Other Lifestyle Factors
Do not smoke & manage stress with sustainable and effective coping strategies
Limited or restrict alcohol consumption
Maintain or achieve a healthy body weight
Hormone replacement therapy: as it says in the name, it replaces hormones, this may lessen symptom severity, discuss with your doctor (Source: NHS)
Cognitive behavioural therapy: a psycho-social intervention or therapy that can help with regulating mood and treating anxiety depending on severity (Source: NHS)

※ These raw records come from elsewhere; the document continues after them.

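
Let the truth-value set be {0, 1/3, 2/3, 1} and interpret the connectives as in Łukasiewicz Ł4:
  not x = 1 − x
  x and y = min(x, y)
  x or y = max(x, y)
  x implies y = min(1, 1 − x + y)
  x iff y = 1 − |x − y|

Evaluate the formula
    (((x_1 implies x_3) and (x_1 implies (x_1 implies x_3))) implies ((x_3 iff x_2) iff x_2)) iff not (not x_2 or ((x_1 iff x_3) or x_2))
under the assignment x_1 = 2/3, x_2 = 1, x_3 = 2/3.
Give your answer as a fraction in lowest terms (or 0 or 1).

x_1 implies x_3 = 2/3 implies 2/3 = 1
x_1 implies x_3 = 2/3 implies 2/3 = 1
x_1 implies (x_1 implies x_3) = 2/3 implies 1 = 1
(x_1 implies x_3) and (x_1 implies (x_1 implies x_3)) = 1 and 1 = 1
x_3 iff x_2 = 2/3 iff 1 = 2/3
(x_3 iff x_2) iff x_2 = 2/3 iff 1 = 2/3
((x_1 implies x_3) and (x_1 implies (x_1 implies x_3))) implies ((x_3 iff x_2) iff x_2) = 1 implies 2/3 = 2/3
not x_2 = not 1 = 0
x_1 iff x_3 = 2/3 iff 2/3 = 1
(x_1 iff x_3) or x_2 = 1 or 1 = 1
not x_2 or ((x_1 iff x_3) or x_2) = 0 or 1 = 1
not (not x_2 or ((x_1 iff x_3) or x_2)) = not 1 = 0
(((x_1 implies x_3) and (x_1 implies (x_1 implies x_3))) implies ((x_3 iff x_2) iff x_2)) iff not (not x_2 or ((x_1 iff x_3) or x_2)) = 2/3 iff 0 = 1/3

1/3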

Any diet which restricts or completely excludes food groups will increase the risk of nutrient deficiencies and therefore potentially impaired biological function and increasing the potential of experiencing symptoms. Therefore, following a balanced and varied diet is recommended. Supplementation may be beneficial to fill the gaps as discussed in "additional considerations" below.
While consumption of most nutrients through natural or fortified foods is preferred, some nutrients may occasionally need supplementation. Especially for restrictive diets or those that lack variety.
As a general rule try to consume 5-7 servings of fruit and vegetables a day. Importantly, if you do not consume animal products you should consult your healthcare professional to discuss and consider a vitamin B12 supplement. The main issue with vitamin B12 is everything is fine until it's not. Meaning its a silent threat to our health, we have stores in the liver that can last 1-2 years and even longer in some instances. Hence, get ahead and check your status, the first sign of vitamin B12 deficiency can, unfortunately, have already caused irreversible damage. Vitamin D is another at risk-nutrient and should be supplemented from October-March in countries of northern latitude (north of the equator, Ireland, UK, Denmark, etc.) (Source: NCBI, MDPI).
General and targeted supplementation should be considered for restrictive or low energy-density diets, rather than a multivitamin/multimineral. Following the principles of a healthy balanced diet will cover most of your nutritional needs for the majority of the population. If concerned consult a healthcare professional who can help you with your diet and overall health.